JSIP serves as an opportunity to communicate the realities of Japan’s intellectual property litigation system and operations both domestically and internationally, while also providing a platform to obtain direct insights from foreign practitioners on the practices in their respective countries. Each year, guest speakers from different countries—alternating between Western and Asian regions—are invited. The JSIP program consists of two parts the court session and the patent office session. In the court session which is organized by the judiciary participating countries including Japan conduct mock trials based on the same case scenario.
In 2024 the court session focused on the theme of claim interpretation and assessment of inventive step. Participants included the UPC (Unified Patent Court), the United States and the United Kingdom all of which conducted mock trials. Since the case scenario was somewhat favorable to the plaintiff all jurisdictions reached the same conclusion infringement was established and the patent was deemed valid. However, the reasoning process and trial procedures varied significantly among jurisdictions showcasing the unique approaches of each country which was highly insightful.
I have had the privilege of serving as counsel for the Japanese team in the mock trials four times (2018, 2019, 2021, 2024). Based on these experiences I would like to share some observations.
One characteristic of the Japanese team's mock trials, based on my experiences including this year, is the participation of judicial research officials and technical advisors in the court proceedings.
In Japan’s mock trial scenario judicial research officials and technical advisors take part in the proceedings directly questioning counsel on technical matters to help judges gain a deeper understanding of technical common knowledge. In contrast other jurisdictions rely on different mechanisms to incorporate technical expertise into judicial decision-making. For example, in the United States and the United Kingdom technical experts are retained ad hoc as expert witnesses while in Germany and the UPC technically trained judges are included as part of the judicial panel. It appears that Japan’s system of judicial research officials and technical advisors does not exist in these jurisdictions.
Judicial research officials are composed of patent examiners trial examiners from the Japan Patent Office and patent attorneys, involved in almost all patent-related litigation from the early stages conducting necessary research and providing expert insights to judges.
The technical advisor system was introduced in the 2003 amendment to the Code of Civil Procedure to enhance judicial decisions in litigation involving specialized and technical issues, such as intellectual property disputes (specialized litigation). Unlike judicial research officials, technical advisors are appointed ad hoc for each case from a pool of candidates.
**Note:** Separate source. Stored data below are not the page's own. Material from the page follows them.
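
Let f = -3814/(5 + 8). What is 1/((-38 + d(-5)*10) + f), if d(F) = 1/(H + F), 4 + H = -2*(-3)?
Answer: -39/13054 ≈ -0.0029876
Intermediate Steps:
H = 2 (H = -4 - 2*(-3) = -4 + 6 = 2)
d(F) = 1/(2 + F)
f = -3814/13 ≈ -293.38
1/((-38 + d(-5)*10) + f) = 1/((-38 + 10/(2 - 5)) - 3814/13) = 1/((-38 + 10/(-3)) - 3814/13) = 1/((-38 - 1/3*10) - 3814/13) = 1/((-38 - 10/3) - 3814/13) = 1/(-124/3 - 3814/13) = 1/(-13054/39) = -39/13054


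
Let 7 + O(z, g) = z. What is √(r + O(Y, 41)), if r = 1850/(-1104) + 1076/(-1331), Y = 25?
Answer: √17304727902/33396 ≈ 3.9390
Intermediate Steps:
O(z, g) = -7 + z
r = -1825127/734712 (r = 1850*(-1/1104) + 1076*(-1/1331) = -925/552 - 1076/1331 = -1825127/734712 ≈ -2.4841)
√(r + O(Y, 41)) = √(-1825127/734712 + (-7 + 25)) = √(-1825127/734712 + 18) = √(11399689/734712) = √17304727902/33396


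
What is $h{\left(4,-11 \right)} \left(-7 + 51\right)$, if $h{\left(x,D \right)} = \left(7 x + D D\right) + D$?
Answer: $6072$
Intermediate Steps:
$h{\left(x,D \right)} = D + D^{2} + 7 x$ ($h{\left(x,D \right)} = \left(7 x + D^{2}\right) + D = \left(D^{2} + 7 x\right) + D = D + D^{2} + 7 x$)
$h{\left(4,-11 \right)} \left(-7 + 51\right) = \left(-11 + \left(-11\right)^{2} + 7 \cdot 4\right) \left(-7 + 51\right) = \left(-11 + 121 + 28\right) 44 = 138 \cdot 44 = 6072$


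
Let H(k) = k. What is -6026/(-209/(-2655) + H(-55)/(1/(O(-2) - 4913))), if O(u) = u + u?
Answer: -7999515/359002567 ≈ -0.022283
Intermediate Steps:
O(u) = 2*u
-6026/(-209/(-2655) + H(-55)/(1/(O(-2) - 4913))) = -6026/(-209/(-2655) - 55/(1/(2*(-2) - 4913))) = -6026/(-209*(-1/2655) - 55/(1/(-4 - 4913))) = -6026/(209/2655 - 55/(1/(-4917))) = -6026/(209/2655 - 55/(-1/4917)) = -6026/(209/2655 - 55*(-4917)) = -6026/(209/2655 + 270435) = -6026/718005134/2655 = -6026*2655/718005134 = -7999515/359002567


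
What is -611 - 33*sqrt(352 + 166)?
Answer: -611 - 33*sqrt(518) ≈ -1362.1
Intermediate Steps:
-611 - 33*sqrt(352 + 166) = -611 - 33*sqrt(518)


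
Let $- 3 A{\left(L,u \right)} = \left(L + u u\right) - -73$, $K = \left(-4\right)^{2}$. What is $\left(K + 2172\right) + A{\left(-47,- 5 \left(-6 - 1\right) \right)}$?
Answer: $1771$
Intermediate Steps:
$K = 16$
$A{\left(L,u \right)} = - \frac{73}{3} - \frac{L}{3} - \frac{u^{2}}{3}$ ($A{\left(L,u \right)} = - \frac{\left(L + u u\right) - -73}{3} = - \frac{\left(L + u^{2}\right) + 73}{3} = - \frac{73 + L + u^{2}}{3} = - \frac{73}{3} - \frac{L}{3} - \frac{u^{2}}{3}$)
$\left(K + 2172\right) + A{\left(-47,- 5 \left(-6 - 1\right) \right)} = \left(16 + 2172\right) - \left(\frac{26}{3} + \frac{25 \left(-6 - 1\right)^{2}}{3}\right) = 2188 - \left(\frac{26}{3} + \frac{1225}{3}\right) = 2188 - 417 = 1771$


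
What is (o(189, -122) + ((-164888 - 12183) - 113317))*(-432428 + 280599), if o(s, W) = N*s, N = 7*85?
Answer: 27015389457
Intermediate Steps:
N = 595
o(s, W) = 595*s
(o(189, -122) + ((-164888 - 12183) - 113317))*(-432428 + 280599) = (595*189 + ((-164888 - 12183) - 113317))*(-432428 + 280599) = (112455 + (-177071 - 113317))*(-151829) = (112455 - 290388)*(-151829) = -177933*(-151829) = 27015389457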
In procedures such as case management (primarily technical briefings), they are expected to provide explanations on the specialized technology at issue from the perspective of a neutral and impartial advisor to the court and the parties.
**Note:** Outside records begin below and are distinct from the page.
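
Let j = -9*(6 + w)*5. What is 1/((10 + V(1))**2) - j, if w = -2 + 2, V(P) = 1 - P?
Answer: 27001/100 ≈ 270.01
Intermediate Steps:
w = 0
j = -270 (j = -9*(6 + 0)*5 = -9*6*5 = -54*5 = -270)
1/((10 + V(1))**2) - j = 1/((10 + (1 - 1*1))**2) - 1*(-270) = 1/((10 + (1 - 1))**2) + 270 = 1/((10 + 0)**2) + 270 = 1/(10**2) + 270 = 1/100 + 270 = 27001/100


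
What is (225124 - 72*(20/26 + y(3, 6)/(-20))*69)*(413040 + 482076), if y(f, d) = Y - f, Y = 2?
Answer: 12861486777624/65 ≈ 1.9787e+11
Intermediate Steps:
y(f, d) = 2 - f
(225124 - 72*(20/26 + y(3, 6)/(-20))*69)*(413040 + 482076) = (225124 - 72*(20/26 + (2 - 1*3)/(-20))*69)*(413040 + 482076) = (225124 - 72*(20*(1/26) + (2 - 3)*(-1/20))*69)*895116 = (225124 - 72*(10/13 - 1*(-1/20))*69)*895116 = (225124 - 72*(10/13 + 1/20)*69)*895116 = (225124 - 72*213/260*69)*895116 = (225124 - 3834/65*69)*895116 = (225124 - 264546/65)*895116 = (14368514/65)*895116 = 12861486777624/65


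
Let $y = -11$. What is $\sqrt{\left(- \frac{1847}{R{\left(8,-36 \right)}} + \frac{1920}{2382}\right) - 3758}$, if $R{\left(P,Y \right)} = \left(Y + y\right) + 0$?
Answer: $\frac{i \sqrt{1294416308957}}{18659} \approx 60.975 i$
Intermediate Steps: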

Both the judicial research official system and the technical advisor system have become deeply embedded in Japan’s patent litigation practice playing an essential role in ensuring fair and efficient judicial decisions.
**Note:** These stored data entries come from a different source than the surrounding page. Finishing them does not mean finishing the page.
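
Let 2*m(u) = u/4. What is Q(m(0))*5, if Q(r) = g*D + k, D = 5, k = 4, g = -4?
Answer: -80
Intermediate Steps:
m(u) = u/8 (m(u) = (u/4)/2 = u/8)
Q(r) = -16 (Q(r) = -4*5 + 4 = -20 + 4 = -16)
Q(m(0))*5 = -16*5 = -80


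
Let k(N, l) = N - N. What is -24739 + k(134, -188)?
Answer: -24739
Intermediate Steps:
k(N, l) = 0
-24739 + k(134, -188) = -24739 + 0 = -24739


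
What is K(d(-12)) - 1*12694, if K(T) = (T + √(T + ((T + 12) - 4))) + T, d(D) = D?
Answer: -12718 + 4*I ≈ -12718.0 + 4.0*I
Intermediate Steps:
K(T) = √(8 + 2*T) + 2*T (K(T) = (T + √(T + ((12 + T) - 4))) + T = (T + √(T + (8 + T))) + T = (T + √(8 + 2*T)) + T = √(8 + 2*T) + 2*T)
K(d(-12)) - 1*12694 = (√(8 + 2*(-12)) + 2*(-12)) - 1*12694 = (√(8 - 24) - 24) - 12694 = (√(-16) - 24) - 12694 = (4*I - 24) - 12694 = (-24 + 4*I) - 12694 = -12718 + 4*I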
However, on the other hand, it is unclear how judicial research officials influence the court’s formation of conviction, and technical advisors’ statements are not admitted as evidence, nor is there any provision for their cross-examination, making their role ambiguous. Therefore, some argue that expert testimony, which allows for cross-examination by the parties, should be conducted instead.
Certainly, in foreign jurisdictions, when technical matters are at issue, expert witnesses are appointed, and the parties conduct cross-examinations from various angles to assess the credibility of their opinions, which contributes to more precise judicial decision-making. Additionally, implementing such procedures is likely to enhance the parties’ sense of acceptance of the judgment to some extent. As a legal practitioner in Japan, I find it somewhat disappointing that such practices are almost never utilized. Since Japan’s Code of Civil Procedure provides for expert testimony, litigants should consider actively encouraging courts to utilize expert witness testimony instead of the technical advisor system, depending on the case. The background to the introduction of the technical advisor system includes difficulties in appointing expert witnesses, their lack of flexibility, and the high costs associated with expert testimony, which led to its limited use in the past. However, if appointing an expert witness is necessary for fact-finding, and if litigation participants can identify a suitable expert with the willingness to bear the costs, there is no reason to avoid utilizing expert testimony in such cases.
From the perspective of system users, having various procedural options available depending on the nature of the case is a significant advantage in practice.
After participating in the International Symposium on Intellectual Property Courts (JSIP), these are the impressions I have formed.